Wien – Die Karriere von Pierre Boulez war noch jung, als er im Jänner 1957 erstmals im Wiener Konzerthaus dirigierte. In den Zeitungen setzte es schwere Verrisse. Und dennoch kehrte der Franzose oft und gerne nach Wien zurück: 41-mal gastierte er im Konzerthaus, ab 1978 als Ehrenmitglied der Institution. Im Jänner 2016 starb Boulez 90-jährig.

Das Konzerthaus widmet dem Künstler von 7. Mai bis 23. Juni nun ein umfassendes Porträt. Im Rahmen des alle zwei Jahre stattfindenden Internationalen Musikfests soll in insgesamt 14 Konzerten Pierre Boulez Gesamtwerk zur Aufführung gelangen. "Er hat seine Kompositionen oft revidiert, verworfen oder neu überarbeitet", erklärt Intendant Matthias Naske. "Wir wollen ausschließlich Werke zeigen, die der Komponist selbst als letztgültig anerkannt hat."

Auftakt mit Barenboim

Das Eröffnungskonzert mit den Wiener Philharmonikern findet am 14. Mai statt. Unter der Leitung von Daniel Barenboim stehen Boulez Notations I-IV für Orchester auf dem Programm, außerdem Smetanas Mein Vaterland. Den Auftakt dazu gibt Barenboim bereits am 7. Mai mit dem Boulez-Ensemble (Structures pour deux pianos und Schönbergs Verklärte Nacht).

Weitere Höhepunkte im Boulez-Schwerpunkt sind Le visage nuptial, dargebracht vom Radio-Symphonieorchester unter Cornelius Meister (21. Mai), Kammermusik mit Carolin und Jörg Widmann am 24. Mai und ein forderndes Schlussfurioso am 19. Juni: Das Klangforum Wien bringt die Großwerke ...explosante-fixe... und Répons an einem Abend zur Aufführung. Abseits des Schwerpunkts dirigieren etwa Paavo Järvi (Mahler) am 23. Mai und Christian Thielemann (Brahms) am 9. Juni.

Subventionskürzung

"Keine Freude" hat Konzerthaus-Chef Naske damit, dass die seit 1953 bestehende Kooperation mit den Wiener Festwochen im Sommer aufgekündigt wurde. Dem Konzerthaus entgehen dadurch 200.000 Euro, die als Quersubvention über die Wiener Festwochen an das Haus flossen. "Wir werden es dennoch meistern", so Naske, aber der Anteil öffentlicher Mittel am Budget liege "jetzt nur noch bei zwölf Prozent". Der Schritt sei ihm mit budgetärer Not erklärt worden, so Naske. Gleichfalls betroffen ist auch der Musikverein, der die Kooperation abwechselnd mit dem Konzerthaus gestaltete.

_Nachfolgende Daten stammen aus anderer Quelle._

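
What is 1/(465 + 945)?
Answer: 1/1410 ≈ 0.00070922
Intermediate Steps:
1/(465 + 945) = 1/1410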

Die Festwochen werden heuer zum ersten Mal von Tomas Zierhofer-Kin programmiert, der vom popkulturellen Donaufestival kommt. SP-Kulturstadtrat Andreas Mailath-Pokorny hat ihn mit dem Ziel geholt, die Festwochen für jüngeres Publikum zu öffnen. Sein Programm will Zierhofer-Kin in 14 Tagen präsentieren. Schon jetzt gab er bekannt, dass es mit "Hyperreality" eine neue Musikschiene für "experimentelle Clubkultur" geben soll.

Neue Formate bei Festwochen

"Ich kann vieles von der Leidenschaft, die Zierhofer treibt, teilen", so Naske. Dennoch würde er auch in Zukunft gerne kooperieren, etwa in den Außenbezirken. Bei den Festwochen steht man dem grundsätzlich positiv gegenüber. Im ersten Jahr unter Zierhofer konzentriere man sich aber auf neue Formate. Ein dreiprozentiger Finanzierungsvorbehalt seitens der Stadt zwinge auch dazu, Prioritäten zu setzen. (stew, 2.2.2017)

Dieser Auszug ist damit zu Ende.